Strong colonies will attack and rob out weaker hives. Once honey bee robbing situations start they are difficult to stop. If you must feed – internal feeders are a better idea.
Danger of Feeding Stimulants
Like many beekeepers, I use some essential oils in my bee syrup. I find that it encourages the bees to drink, prolongs the freshness of the syrup and it smells good too.
The problem arises when you are feeding this delicious smelling bee syrup to small, weaker/young colonies in a yard filled with strong hives.
It’s much like myself walking down the street and getting a whiff of a nearby Kilwin’s Chocolate store. I want some of that.

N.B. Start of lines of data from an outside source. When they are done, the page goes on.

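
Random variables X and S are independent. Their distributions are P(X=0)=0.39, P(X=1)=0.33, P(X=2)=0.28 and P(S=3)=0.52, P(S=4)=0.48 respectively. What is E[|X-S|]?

2.59

E[|X-S|] = Σ_x Σ_s |x-s| · P(X=x)P(S=s)
 = 3·0.2028 + 4·0.1872 + 2·0.1716 + 3·0.1584 + 1·0.1456 + 2·0.1344
 = 0.6084 + 0.7488 + 0.3432 + 0.4752 + 0.1456 + 0.2688
 = 2.59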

Foraging bees feel the same way about the sweet syrup. Use care, scale back your essential oil blend and watch for any signs of trouble when feeding during dry conditions.
Honey bees visit millions of flowers to collect resources needed for the colony. But, even in nature, the amount of nectar available during the warm season will fluctuate.
Of course, if your colonies need fed to prepare for Winter – do so. However, it is much better to equalize the stored honey provisions among your hives. And then, feed everyone.
Try to avoid having 1 hive with 3 extra boxes of honey and 1 with nothing. If you try to feed only the 1 hive in dire need – this might cause a problem.
How long bees should be fed sugar water depends on many factors: the size of the colony, local foraging conditions and the goals of the beekeeper. Healthy strong colonies can fend for themselves if natural nectar is available.
Bee syrup – also called “sugar water” – is a sweet mixture that is fed to any honey bee colony in need. Commercial beekeepers purchase bee syrup ready to use. Backyard beekeepers and small producers normally create a mixture of white granular sugar and water.
It is common for beekeepers to feed sugar water a bit in early Spring to aid in colony build up. One the weather has warmed and abundant nectar is available – most hives will not need to be fed.
A Final Word
I don’t believe bees are lazy – that trait is reserved for us humans. As the beekeeper, you are responsible for good hive management. No one can tell you exactly when to stop feeding sugar water to your bees – or when to start. You much learn how to evaluate colony and foraging conditions so you can make the best choice.